Daniel Nemukuyu, Harare Bureau
The Constitutional Court has thrown out an application by shadowy group Tajamuka’s spokesperson Promise Mkwananzi challenging President Mugabe’s fitness to continue leading the country.
Mkwananzi last year filed the application seeking an order compelling the revolutionary leader to step down on allegations that he was no longer fit to rule.
It was Mkwananzi’s argument that the Head of State and Government and the Commander-in-Chief of the Zimbabwe Defence Forces had failed to fulfil his constitutional obligation and duties as required by Section 90 (1) and (2).
Deputy Chief Justice Luke Malaba, sitting with eight other judges of the Constitutional Court, yesterday dismissed the application on the basis that Mkwananzi had failed to properly serve President Mugabe with the papers.

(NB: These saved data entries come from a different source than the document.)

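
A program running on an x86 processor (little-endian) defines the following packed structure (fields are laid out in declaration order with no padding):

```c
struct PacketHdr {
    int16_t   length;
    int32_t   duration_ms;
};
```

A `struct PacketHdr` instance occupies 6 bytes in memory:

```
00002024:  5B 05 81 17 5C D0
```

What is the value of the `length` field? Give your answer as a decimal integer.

1371

`length` is the first field, at byte offset 0, occupying 2 bytes.
Bytes at offsets 0..1: 5B 05.
Little-endian: lowest address holds the least-significant byte.
Reassemble most-significant byte first: 05 5B → 0x055B.
0x055B = 1371.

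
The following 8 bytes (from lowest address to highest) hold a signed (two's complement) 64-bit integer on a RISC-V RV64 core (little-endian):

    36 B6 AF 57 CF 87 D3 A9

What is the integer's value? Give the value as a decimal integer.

-6209470136614668746

In little-endian order the low byte comes first in memory.
Reassemble most-significant byte first: A9 D3 87 CF 57 AF B6 36 → 0xA9D387CF57AFB636.
Top bit is set, so as a signed 64-bit value this is 0xA9D387CF57AFB636 − 2^64 = -6209470136614668746.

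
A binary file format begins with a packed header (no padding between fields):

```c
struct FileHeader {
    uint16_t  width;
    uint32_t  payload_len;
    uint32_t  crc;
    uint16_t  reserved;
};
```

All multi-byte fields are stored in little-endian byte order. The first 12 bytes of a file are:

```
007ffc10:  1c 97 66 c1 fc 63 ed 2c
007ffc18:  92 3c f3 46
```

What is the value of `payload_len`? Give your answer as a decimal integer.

1677508966

`payload_len` follows `width` (2 bytes), so it starts at byte offset 2 and occupies 4 bytes.
Bytes at offsets 2..5: 66 C1 FC 63.
Little-endian: lowest address holds the least-significant byte.
Reassemble most-significant byte first: 63 FC C1 66 → 0x63FCC166.
0x63FCC166 = 1677508966.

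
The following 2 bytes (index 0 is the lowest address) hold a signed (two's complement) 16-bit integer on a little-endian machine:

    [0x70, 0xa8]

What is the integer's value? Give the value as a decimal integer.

Little-endian stores the least-significant byte at the lowest address.
Reassemble most-significant byte first: A8 70 → 0xA870.
Top bit is set, so as a signed 16-bit value this is 0xA870 − 2^16 = -22416.

-22416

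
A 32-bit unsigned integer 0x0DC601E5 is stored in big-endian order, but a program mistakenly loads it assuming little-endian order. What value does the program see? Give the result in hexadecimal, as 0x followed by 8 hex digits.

Stored big-endian, the bytes at ascending addresses are 0D C6 01 E5.
Read back as little-endian, the first byte is least significant, giving 0xE501C60D.

0xE501C60D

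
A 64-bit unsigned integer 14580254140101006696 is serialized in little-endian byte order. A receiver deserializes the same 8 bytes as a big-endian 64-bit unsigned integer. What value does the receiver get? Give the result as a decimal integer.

14580254140101006696 in 64-bit hexadecimal is 0xCA5777E413A39568.
Stored little-endian, the bytes at ascending addresses are 68 95 A3 13 E4 77 57 CA.
Read back as big-endian, the last byte is least significant, giving 0x6895A313E47757CA.
0x6895A313E47757CA = 7536108857307125706.

7536108857307125706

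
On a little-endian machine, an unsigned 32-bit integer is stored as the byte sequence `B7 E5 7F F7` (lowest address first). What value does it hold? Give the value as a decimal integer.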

“The application is hereby dismissed with no order as to costs,” he ruled.
Mkwananzi did not comply with Rule 9 of the Constitutional Court which requires that the President should be served with court papers at his offices, that is at Munhumutapa Building and not anywhere else.

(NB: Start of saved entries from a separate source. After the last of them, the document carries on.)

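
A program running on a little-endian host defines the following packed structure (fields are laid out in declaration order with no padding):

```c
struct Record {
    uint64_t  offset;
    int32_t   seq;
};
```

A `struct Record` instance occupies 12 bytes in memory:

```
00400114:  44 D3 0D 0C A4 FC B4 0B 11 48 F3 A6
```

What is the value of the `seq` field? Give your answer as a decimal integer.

-1494005743

`seq` follows `offset` (8 bytes), so it starts at byte offset 8 and occupies 4 bytes.
Bytes at offsets 8..11: 11 48 F3 A6.
Little-endian: lowest address holds the least-significant byte.
Reassemble most-significant byte first: A6 F3 48 11 → 0xA6F34811.
Top bit is set, so as a signed 32-bit value this is 0xA6F34811 − 2^32 = -1494005743.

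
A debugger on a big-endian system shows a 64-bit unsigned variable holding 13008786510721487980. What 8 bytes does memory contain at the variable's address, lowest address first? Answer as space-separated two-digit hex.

B4 88 7E 68 72 72 94 6C

13008786510721487980 in hexadecimal, padded to 64 bits, is 0xB4887E687272946C.
Split into bytes (most-significant first): B4 88 7E 68 72 72 94 6C.
Big-endian stores the most-significant byte at the lowest address.
So the memory order matches the most-significant-first order: B4 88 7E 68 72 72 94 6C.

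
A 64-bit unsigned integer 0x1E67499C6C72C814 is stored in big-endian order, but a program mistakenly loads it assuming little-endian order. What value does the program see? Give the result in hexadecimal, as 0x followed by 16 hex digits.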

Instead of serving him within two days of filing, Mkwananzi served the President with the papers outside the prescribed time frame.
Mkwananzi’s lawyer Mr Kudzai Kadzere admitted the mistake.

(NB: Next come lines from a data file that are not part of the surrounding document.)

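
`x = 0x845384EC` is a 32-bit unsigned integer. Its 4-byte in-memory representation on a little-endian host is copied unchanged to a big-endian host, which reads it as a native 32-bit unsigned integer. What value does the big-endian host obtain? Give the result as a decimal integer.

3968095108

Stored little-endian, the bytes at ascending addresses are EC 84 53 84.
Read back as big-endian, the last byte is least significant, giving 0xEC845384.
0xEC845384 = 3968095108.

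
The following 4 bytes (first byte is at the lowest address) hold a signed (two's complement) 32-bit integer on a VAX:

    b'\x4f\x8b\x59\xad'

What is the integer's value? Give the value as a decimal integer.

-1386640561

Little-endian: lowest address holds the least-significant byte.
Reassemble most-significant byte first: AD 59 8B 4F → 0xAD598B4F.
Top bit is set, so as a signed 32-bit value this is 0xAD598B4F − 2^32 = -1386640561.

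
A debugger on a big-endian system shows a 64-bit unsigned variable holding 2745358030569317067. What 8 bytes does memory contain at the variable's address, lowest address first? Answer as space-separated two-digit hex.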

“There was a mistake in the Sheriff’s return of service,” he said. “The Sheriff indicated that service should be effected at the New Government Complex when in terms of the rules, it was supposed to be done at his Munhumutapa Offices.
“Secondly, although the Sheriff was instructed to effect service in time, he did not do so. I would move that the matter be removed from the roll.”
Justice Malaba said the best way to deal with the matter was to dismiss it.
“We do not remove from the roll something that is unconstitutional,” he said. “It is not a matter of removing from the roll. The Constitutional Court is a serious court. As lawyers, you must first check what the law says before rushing here.”